I poeti si leggono tra loro. Si incontrano tra loro. Si bisticciano e si odiano tra loro. Si conoscono, come nel caso di Christian Tito e Luigi Di Ruscio, grazie alla tranquilla follia di persone come la Laura, che a Milano in via Cesariano al 7 dà vita alla “Libreria del mondo offeso”, un posto dove – alla facciaccia brutta di Jeff Bezos e dei suoi maledetti algoritmi di lettura – qualcuno (il vero libraio) propone qualcosa di nuovo e sconosciuto, con particolare coraggiosa attenzione alla letteratura italiana. E lì che Christian il famacista incontra la sua droga, l’opera omnia di Luigi Di Ruscio il metallurgico. E da lì che prendono le mosse di queste conversazioni a distanza che solo la morte di Luigi avvenuta nel 2011 concludono.

Concludo anch’io: l’avevo premesso che questa madeleina sarebbe stata difficile. Passati gli effetti della sbornia narcisistico-nicciana, morta e sepolta ogni tentazione di salire sul cavallo bianco sciabola sguainata, la poesia come un angelo decaduto ritornata con i piedi per terra si trova a fare i conti con la normalità: Montale sulla carta d’identità alla voce “professione” recava scritto giornalista; Raboni campava di traduzioni). Una normalità nemica della poesia. Dello studio. Dell’impegno. Del rigore. Del “non importa ciò che fai, ciò che conta è farlo bene”. Una normalità nemica della fatica: la poesia è un’arte faticosa assai, per chiunque la pratichi, da lettore come da autore. Solo la povera Alda Merini era così stupida da affermare che tutti sono poeti. Ma come, ma dove, ma quando? La poesia è la cosa più difficile e selettiva che esista; dài e dài puoi persino imparare a far miagolare il violino; ma se non hai niente da dire, non c’è verso con la poesia. Appunto.

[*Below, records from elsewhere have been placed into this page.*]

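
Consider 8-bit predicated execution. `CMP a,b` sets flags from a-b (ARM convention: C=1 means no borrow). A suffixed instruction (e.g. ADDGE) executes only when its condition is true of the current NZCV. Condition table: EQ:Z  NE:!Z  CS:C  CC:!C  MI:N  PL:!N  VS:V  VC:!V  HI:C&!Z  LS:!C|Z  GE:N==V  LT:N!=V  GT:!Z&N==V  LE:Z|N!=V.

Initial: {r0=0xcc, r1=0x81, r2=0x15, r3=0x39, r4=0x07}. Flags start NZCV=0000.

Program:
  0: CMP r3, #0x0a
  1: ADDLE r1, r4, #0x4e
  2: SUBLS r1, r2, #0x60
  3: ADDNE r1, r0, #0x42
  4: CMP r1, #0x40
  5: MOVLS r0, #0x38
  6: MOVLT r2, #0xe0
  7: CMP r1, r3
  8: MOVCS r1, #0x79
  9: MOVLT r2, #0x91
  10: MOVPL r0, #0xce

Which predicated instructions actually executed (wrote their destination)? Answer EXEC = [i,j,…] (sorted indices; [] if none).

EXEC = [3,5,6,9]

[0] flags=0010 → (cmp)
[1] flags=0010 LE?F → skip
[2] flags=0010 LS?F → skip
[3] flags=0010 NE?T → r1=0x0e
[4] flags=1000 → (cmp)
[5] flags=1000 LS?T → r0=0x38
[6] flags=1000 LT?T → r2=0xe0
[7] flags=1000 → (cmp)
[8] flags=1000 CS?F → skip
[9] flags=1000 LT?T → r2=0x91
[10] flags=1000 PL?F → skip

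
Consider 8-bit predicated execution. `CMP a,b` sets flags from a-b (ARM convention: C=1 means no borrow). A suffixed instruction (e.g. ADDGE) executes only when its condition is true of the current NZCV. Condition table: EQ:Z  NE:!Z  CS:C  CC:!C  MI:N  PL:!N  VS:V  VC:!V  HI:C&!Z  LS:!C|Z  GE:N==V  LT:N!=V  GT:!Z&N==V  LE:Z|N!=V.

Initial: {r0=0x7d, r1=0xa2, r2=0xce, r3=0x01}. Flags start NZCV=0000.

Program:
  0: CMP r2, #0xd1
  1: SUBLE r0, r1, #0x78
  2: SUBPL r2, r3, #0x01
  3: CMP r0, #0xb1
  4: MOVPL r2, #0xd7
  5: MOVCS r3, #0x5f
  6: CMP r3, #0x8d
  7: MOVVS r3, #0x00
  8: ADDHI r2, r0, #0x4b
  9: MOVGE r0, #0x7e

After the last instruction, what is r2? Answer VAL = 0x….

0: ✓ CMP  NZCV=1000
1: ✓ SUBLE  r0←0x2a
2: · SUBPL
3: ✓ CMP  NZCV=0000
4: ✓ MOVPL  r2←0xd7
5: · MOVCS
6: ✓ CMP  NZCV=0000
7: · MOVVS
8: · ADDHI
9: ✓ MOVGE  r0←0x7e

VAL = 0xd7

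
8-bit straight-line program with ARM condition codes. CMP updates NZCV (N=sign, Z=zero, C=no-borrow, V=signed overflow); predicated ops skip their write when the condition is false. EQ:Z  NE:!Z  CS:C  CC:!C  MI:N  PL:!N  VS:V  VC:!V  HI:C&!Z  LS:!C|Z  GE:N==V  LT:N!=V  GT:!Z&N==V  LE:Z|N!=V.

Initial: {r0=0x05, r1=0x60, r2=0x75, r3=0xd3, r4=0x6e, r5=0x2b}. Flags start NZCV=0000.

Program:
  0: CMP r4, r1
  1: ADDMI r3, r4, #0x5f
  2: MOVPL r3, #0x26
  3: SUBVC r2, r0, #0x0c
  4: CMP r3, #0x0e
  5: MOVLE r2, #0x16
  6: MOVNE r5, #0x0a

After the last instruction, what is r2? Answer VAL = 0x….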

A che serve la poesia allora? E’ un cilicio, un castigo di Dio, un vezzo snobistico per fare casta?

Christian Tito e Luigi Di Ruscio, grandi o piccoli poeti che siano, questo insegnano: la poesia di chi vive la vita reale e sta nel mondo è un antidoto potentissimo contro la bestialità matta e disperata che cova in ciascuno di noi; è il modo di continuare a porsi domande e darsi risposte nel mentre si combatte ogni giorno la più difficile delle battaglie, quella del senso. In fabbrica, in farmacia, all’asilo Vattelapesca o dove volete voi.

Sono pochi, sono permalosi, sono spesso rissosi: ma i poeti non sono più quelli laureati che sbeffeggia il Montale dei “Limoni”. Scrivere sperando di farsi leggere, ma anche no, è il loro modo di dare un senso al tempo, alla vita, allo stare nel mondo. A questo serve la letteratura. Quella che si legge e quella che si scrive. Scusate se è poco.